Как же политически определить „концепцию“, направленную в крестьянском вопросе, в крестьянской литературе к замазыванию классовой противопоставленности кулачества и крестьянства за счет общности деревенского уклада, быта? Разве не есть это литературно-критическое преломление бухаринского представления о деревне как о „сплошном сером пятне“ (Сталин)? Называется это правым уклоном.
Как отвечает Полонский на вопрос, кого называть крестьянским писателем? „Крестьянским писателем, по моему мнению, следует называть такого писателя, в творчестве которого, в художественных образах которого выражается мироощущение, характерное именно для человека, выросшего в деревне, выражающего взгляд на мир деревенский, а не городской, мироощущение которого сформировалось в производственных условиях сельскохозяйственных, а не индустриальных, в подходе которого к миру сказывается точка зрения человека, имеющего дело не с фабричными корпусами, а с землей, не с промышленностью, а с природой, не с городом и пролетарской коллективистической психологией, а с деревенской, в значительной степени индивидуалистической, пока еще мелкохозяйственной и собственнической“[9].
Совлеките с этого определения дешевую мишурность пустозвонных повторений и вынесите за скобки действительное существование. Что вы получите за формулу? Крестьянский писатель — это деревенский писатель. Чего же из-за этой примитивной географии огород городить? Да только из-за того этим стоит заниматься, чтобы оттенить, что какого бы писателя вы в эту алгебраическую формулу ни подставили, — вне зависимости от его классовой идеологии, — он окажется крестьянским писателем. И когда Полонский дальше намечает следующие писательские группировки: а) писатели буржуазно-крестьянские, б) крестьянско-мелкобуржуазные писатели, в) революционно-крестьянские писатели, — то мы уже принимаем это, как формальную дань Полонского своему партбилету и нашей общественности, ибо критик-„марксист“ умудрился в основном определении крестьянского писателя обойти вопрос о классовой устремленности, о классовой сущности. Критик-„марксист“ не понял, что крестьянский писатель— это писатель, выражающий с той или иной степенью приближения (но не слияния в настоящий момент) к пролетарской идеологии, с той или иной степенью мелкобуржуазных шатаний, специфической для новой деревни системой образов— волю крестьянства к социалистическому переустройству хозяйства, быта, сознания. Не понявши этого, он вообще ничего не понял и преподнес читателю, который, мол, все съест, гимназическое рассуждение на тему об отличии городского человека от деревенского.
И такое замазывание классово-диференцированной постановки вопроса в крестьянской литературе не есть правый уклон?
Хочет козырнуть Вяч.
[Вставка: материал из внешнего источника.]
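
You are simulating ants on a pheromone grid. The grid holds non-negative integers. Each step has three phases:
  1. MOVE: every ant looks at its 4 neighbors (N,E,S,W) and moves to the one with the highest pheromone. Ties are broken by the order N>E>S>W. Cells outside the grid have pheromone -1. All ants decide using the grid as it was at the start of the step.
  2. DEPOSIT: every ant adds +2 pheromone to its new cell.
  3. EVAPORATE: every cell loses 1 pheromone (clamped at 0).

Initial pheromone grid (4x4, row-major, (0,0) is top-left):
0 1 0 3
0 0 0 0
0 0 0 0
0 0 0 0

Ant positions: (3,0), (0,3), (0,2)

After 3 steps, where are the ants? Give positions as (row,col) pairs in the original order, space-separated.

Step 1: ant0:(3,0)->N->(2,0) | ant1:(0,3)->S->(1,3) | ant2:(0,2)->E->(0,3)
  grid max=4 at (0,3)
Step 2: ant0:(2,0)->N->(1,0) | ant1:(1,3)->N->(0,3) | ant2:(0,3)->S->(1,3)
  grid max=5 at (0,3)
Step 3: ant0:(1,0)->N->(0,0) | ant1:(0,3)->S->(1,3) | ant2:(1,3)->N->(0,3)
  grid max=6 at (0,3)

(0,0) (1,3) (0,3)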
Полонский своим членением крестьянской литературы на три группы, в своей правой близорукости сам того не примечая, что козырной-то туз его на самом деле обыкновенная некозырная двойка.
Буржуазно-крестьянская (кулацкая) литература (первая группа, которую отмечает Полонский) конечно к крестьянской литературе никакого отношения не имеет, так как тенденций советского крестьянства никак отражать не может. И нарекаться ей конечно надо буржуазно-деревенской литературой, которая, если не в пример Полонскому подойти с классовой точки зрения, вливается особо окрашенным потоком в общебуржуазную литературу, наличествующую еще в нашей стране. Именно с последней она объединена общей классовой установкой. Чем навязывать сомнительное и противоестественное родство кулака колхознику или бедняку, лучше критику-„марксисту“ хоть операционным путем снять правую пелену с глаз и увидеть прямое классовое родство между деревенским кулаком и нэпманом, между кулаком и городским торговцем. Вместо этого Полонский обязательно хочет протащить кулака в крестьянскую литературу.